John asked Dan, “What are you doing?”
Dan, who was focused on the advancing dinosaurs, said, “Something crazy.”
He ran towards the dinosaurs while his friends protested. The velociraptors bit at him, each bite missing the mad doctor by centimeters. Dan, who was running faster than ever before, dodged and weaved around the velociraptors and slid underneath the T-rex, narrowly missing its large and bloody jaws. Dan arose from the slide with ease and ran again. He made it outside the generously sized geology exhibit room and passed the last velociraptor, which flanked the T-rex. However, the last velociraptor swung its tail and tripped Dan, sending the mad doctor flying and then tumbling to the floor. He tumbled out of the view of his friends. The velociraptor ran toward the rolling Dan. They heard Dan scream and nothing more.

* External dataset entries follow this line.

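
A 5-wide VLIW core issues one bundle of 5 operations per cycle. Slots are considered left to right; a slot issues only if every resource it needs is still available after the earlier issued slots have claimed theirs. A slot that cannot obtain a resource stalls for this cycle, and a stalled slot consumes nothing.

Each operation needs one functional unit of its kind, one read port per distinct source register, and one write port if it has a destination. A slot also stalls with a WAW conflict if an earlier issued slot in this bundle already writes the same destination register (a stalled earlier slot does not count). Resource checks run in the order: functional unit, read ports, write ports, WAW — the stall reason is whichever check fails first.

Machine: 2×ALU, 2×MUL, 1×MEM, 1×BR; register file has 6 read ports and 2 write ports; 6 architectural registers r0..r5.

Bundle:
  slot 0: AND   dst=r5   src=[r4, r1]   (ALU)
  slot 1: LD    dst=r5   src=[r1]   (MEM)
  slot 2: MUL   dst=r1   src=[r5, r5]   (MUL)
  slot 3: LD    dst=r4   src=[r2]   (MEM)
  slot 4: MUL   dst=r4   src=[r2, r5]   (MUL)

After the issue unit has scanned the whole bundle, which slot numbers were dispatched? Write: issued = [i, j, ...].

issued = [0, 2]

  0. ALU→r5 ⇒ go  {1A/2Mu/1Ld/1B | 4r 1w}
  1. MEM→r5 ⇒ no(WAW)  {1A/2Mu/1Ld/1B | 4r 1w}
  2. MUL→r1 ⇒ go  {1A/1Mu/1Ld/1B | 3r 0w}
  3. MEM→r4 ⇒ no(WR_PORT)  {1A/1Mu/1Ld/1B | 3r 0w}
  4. MUL→r4 ⇒ no(WR_PORT)  {1A/1Mu/1Ld/1B | 3r 0w}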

Steven gasped, and remarked, “He was right. That was crazy.”
With Dan’s distraction over, the dinosaurs continued their advance. Another stegosaurus joined the collective of dinosaurs trying to eat the doctors.
“Dammit!” Steven yelled. “We can’t get a break here!”
Sallie took aim and fired. She hit one velociraptor between the eyes. Its plaster head exploded, and the bullet continued to strike the new stegosaurus. The bullet lodged into its body, but did not destroy it; not even slowing the march toward the doctors.
Sallie hit two more velociraptors in the head, which were getting closer to point-blank range. She fired again and destroyed the velociraptor close enough to John to bite him.